The Danish Defence Estates and Infrastructure Organisation (DDEO) (/FES), is a Level.I authority, directly under the Danish Ministry of Defence. It was created in 2014 after the Construction and Establishments Service was reorganized, due to the Defence Agreement 2013-17.

Organization
DDEO holds the authority that handles all construction and building projects for all other authorities under the Danish Ministry of Defence. It does not actually do the building itself, but rather is the project manager and works out all the plans on how it should be done and who should do it.

The DDEO is also responsible for such things as property assessments, selling and buying property, legal consultation, preservations, energy, environmental issues.
It also administrates the Danish Defence's 700 rental properties.

History

Defence Construction Service

DDEO can trace its history back to 1684, when King Christian V setup three fortifications services for Denmark, Schleswig-Holstein and Norway. In 1952, the Army Construction Service, merged with Navy Construction Service and Coast Fortification Service, to form the Defence Construction Service/DCS (/FBT).

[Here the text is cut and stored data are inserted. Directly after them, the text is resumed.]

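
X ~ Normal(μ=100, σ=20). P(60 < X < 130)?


z₁=(60-100)/20=-2.0, z₂=(130-100)/20=1.5
P = Φ(1.5) - Φ(-2.0) = 0.933193 - 0.022750 = 0.910443 ≈ 0.9104

P(60 < X < 130) ≈ 0.9104


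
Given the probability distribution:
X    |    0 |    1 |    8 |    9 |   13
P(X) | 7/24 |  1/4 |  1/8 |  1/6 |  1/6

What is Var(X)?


E[X] = 59/12
E[X²] = 599/12
Var(X) = E[X²] - (E[X])² = 599/12 - 3481/144 = 3707/144

Var(X) = 3707/144 ≈ 25.7431


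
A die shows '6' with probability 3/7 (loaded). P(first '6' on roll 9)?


Geometric: P(X=9) = (1-p)^(k-1)×p = (4/7)^8×3/7 = 196608/40353607

P(X=9) = 196608/40353607 ≈ 0.49%


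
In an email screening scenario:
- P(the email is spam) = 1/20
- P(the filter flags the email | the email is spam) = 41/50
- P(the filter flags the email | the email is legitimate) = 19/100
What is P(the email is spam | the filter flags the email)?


Using Bayes' theorem:
P(A|B) = P(B|A)·P(A) / P(B)

P(the filter flags the email) = 41/50 × 1/20 + 19/100 × 19/20
= 41/1000 + 361/2000 = 443/2000

P(the email is spam|the filter flags the email) = (41/1000) / (443/2000) = 82/443

P(the email is spam|the filter flags the email) = 82/443 ≈ 18.51%


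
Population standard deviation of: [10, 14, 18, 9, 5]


Mean = 56/5
  (10-56/5)²=36/25
  (14-56/5)²=196/25
  (18-56/5)²=1156/25
  (9-56/5)²=121/25
  (5-56/5)²=961/25
Σ(x-μ)² = 494/5
σ² = (494/5)/5 = 494/25

σ = √(494/25) ≈ 4.4452


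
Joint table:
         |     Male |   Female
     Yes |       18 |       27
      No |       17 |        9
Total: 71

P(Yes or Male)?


P(Yes∨Male) = P(Yes) + P(Male) - P(Yes∧Male)
= (45 + 35 - 18)/71 = 62/71

P = 62/71 ≈ 87.32%


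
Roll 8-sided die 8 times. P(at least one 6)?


P(no 6)^8 = (7/8)^8 = 5764801/16777216
P(≥1) = 1 - 5764801/16777216 = 11012415/16777216

P = 11012415/16777216 ≈ 65.64%


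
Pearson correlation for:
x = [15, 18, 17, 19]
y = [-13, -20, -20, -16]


n=4, Σx=69, Σy=-69, Σxy=-1199, Σx²=1199, Σy²=1225
r = (4×(-1199) - 69×(-69))/√((4×1199 - 69²)(4×1225 - (-69)²))
= -35/√(35×139) = -35/√4865 ≈ -35/69.7496 ≈ -0.5018

r ≈ -0.5018


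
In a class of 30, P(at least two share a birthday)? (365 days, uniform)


P(all different) = Π(365-i)/365 for i=0..29
= 0.293684
P(match) = 1 - 0.293684 = 0.706316

P ≈ 0.7063 ≈ 70.63%


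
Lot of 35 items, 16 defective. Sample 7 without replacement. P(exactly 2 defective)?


Hypergeometric: C(16,2)×C(19,5)/C(35,7)
= 120×11628/6724520 = 2052/9889

P(X=2) = 2052/9889 ≈ 20.75%


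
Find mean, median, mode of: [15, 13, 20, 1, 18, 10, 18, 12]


Sorted: [1, 10, 12, 13, 15, 18, 18, 20]
Mean = 107/8
Median = 14
Freq: {15: 1, 13: 1, 20: 1, 1: 1, 18: 2, 10: 1, 12: 1}
Mode: [18]

Mean=107/8, Median=14, Mode=18


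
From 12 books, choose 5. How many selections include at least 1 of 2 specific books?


Complement: C(12,5) - C(10,5) = 792 - 252 = 540

540


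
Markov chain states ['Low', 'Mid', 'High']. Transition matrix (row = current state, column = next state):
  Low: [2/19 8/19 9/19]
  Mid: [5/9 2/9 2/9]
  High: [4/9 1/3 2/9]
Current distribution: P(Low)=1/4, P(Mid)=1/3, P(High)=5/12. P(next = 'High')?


P(next=High) = Σᵢ P(now=i)×P(i→High)
= 1/4×9/19 + 1/3×2/9 + 5/12×2/9
= 9/76 + 2/27 + 5/54 = 65/228

P = 65/228 ≈ 0.2851


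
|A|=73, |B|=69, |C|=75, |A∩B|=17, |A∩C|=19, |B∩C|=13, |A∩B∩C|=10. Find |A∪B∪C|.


|A∪B∪C| = 73+69+75-17-19-13+10 = 178

|A∪B∪C| = 178


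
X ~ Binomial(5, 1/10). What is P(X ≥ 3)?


P(X ≥ 3) = Σ P(X=i) for i=3..5
P(X=3) = 81/10000
P(X=4) = 9/20000
P(X=5) = 1/100000
Sum = 107/12500

P(X ≥ 3) = 107/12500 ≈ 0.86%


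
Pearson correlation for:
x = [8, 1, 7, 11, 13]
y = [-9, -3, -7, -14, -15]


n=5, Σx=40, Σy=-48, Σxy=-473, Σx²=404, Σy²=560
r = (5×(-473) - 40×(-48))/√((5×404 - 40²)(5×560 - (-48)²))
= -445/√(420×496) = -445/√208320 ≈ -445/456.4209 ≈ -0.9750

r ≈ -0.9750


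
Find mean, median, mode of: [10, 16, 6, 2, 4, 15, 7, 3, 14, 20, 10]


Sorted: [2, 3, 4, 6, 7, 10, 10, 14, 15, 16, 20]
Mean = 107/11
Median = 10
Freq: {10: 2, 16: 1, 6: 1, 2: 1, 4: 1, 15: 1, 7: 1, 3: 1, 14: 1, 20: 1}
Mode: [10]

Mean=107/11, Median=10, Mode=10


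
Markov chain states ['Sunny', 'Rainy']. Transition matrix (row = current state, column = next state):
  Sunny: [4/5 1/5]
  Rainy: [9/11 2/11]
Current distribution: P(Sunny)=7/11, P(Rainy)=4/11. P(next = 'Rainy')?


P(next=Rainy) = Σᵢ P(now=i)×P(i→Rainy)
= 7/11×1/5 + 4/11×2/11
= 7/55 + 8/121 = 117/605

P = 117/605 ≈ 0.1934


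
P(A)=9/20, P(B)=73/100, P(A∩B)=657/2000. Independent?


P(A)×P(B) = 657/2000
P(A∩B) = 657/2000
Equal ✓ → Independent

Yes, independent


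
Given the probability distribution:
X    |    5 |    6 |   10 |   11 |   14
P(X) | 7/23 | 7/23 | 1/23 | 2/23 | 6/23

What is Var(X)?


E[X] = 193/23
E[X²] = 1945/23
Var(X) = E[X²] - (E[X])² = 1945/23 - 37249/529 = 7486/529

Var(X) = 7486/529 ≈ 14.1512


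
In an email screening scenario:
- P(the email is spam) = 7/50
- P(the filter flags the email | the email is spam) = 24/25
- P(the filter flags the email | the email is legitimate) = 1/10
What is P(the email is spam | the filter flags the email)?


Using Bayes' theorem:
P(A|B) = P(B|A)·P(A) / P(B)

P(the filter flags the email) = 24/25 × 7/50 + 1/10 × 43/50
= 84/625 + 43/500 = 551/2500

P(the email is spam|the filter flags the email) = (84/625) / (551/2500) = 336/551

P(the email is spam|the filter flags the email) = 336/551 ≈ 60.98%


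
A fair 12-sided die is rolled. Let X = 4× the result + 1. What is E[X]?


E[die] = (1+12)/2 = 13/2
E[X] = 4×13/2 + 1 = 27

E[X] = 27


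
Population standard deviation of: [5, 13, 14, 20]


Mean = 52/4 = 13
  (5-13)²=64
  (13-13)²=0
  (14-13)²=1
  (20-13)²=49
Σ(x-μ)² = 114
σ² = 114/4 = 57/2

σ = √(57/2) ≈ 5.3385


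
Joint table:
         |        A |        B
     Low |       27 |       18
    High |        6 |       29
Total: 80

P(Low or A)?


P(Low∨A) = P(Low) + P(A) - P(Low∧A)
= (45 + 33 - 27)/80 = 51/80

P = 51/80 ≈ 63.75%


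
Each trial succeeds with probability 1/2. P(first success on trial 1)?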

Construction and Establishments Service
In January 2007, due to the Defence agreement 2005-2009, significant changes took take place in DCS, which is to eventually evolve into Construction and Establishments Service/CES (/FBE), by incorporating decentralized departments located in various military regiments, as well as the Defence Command's infrastructure department, for a more streamlined organization.

Misuse of funds
In December 2019, it was reported that there were violations of rules in 75 percent of the purchases related to the DDEO. In extreme cases, payment was given to tasks which were never completed.
As a result, the director of the DDEO, Hans J. Høyer, was removed from his post and Chief of Defence Bjørn Bisserup was made acting director.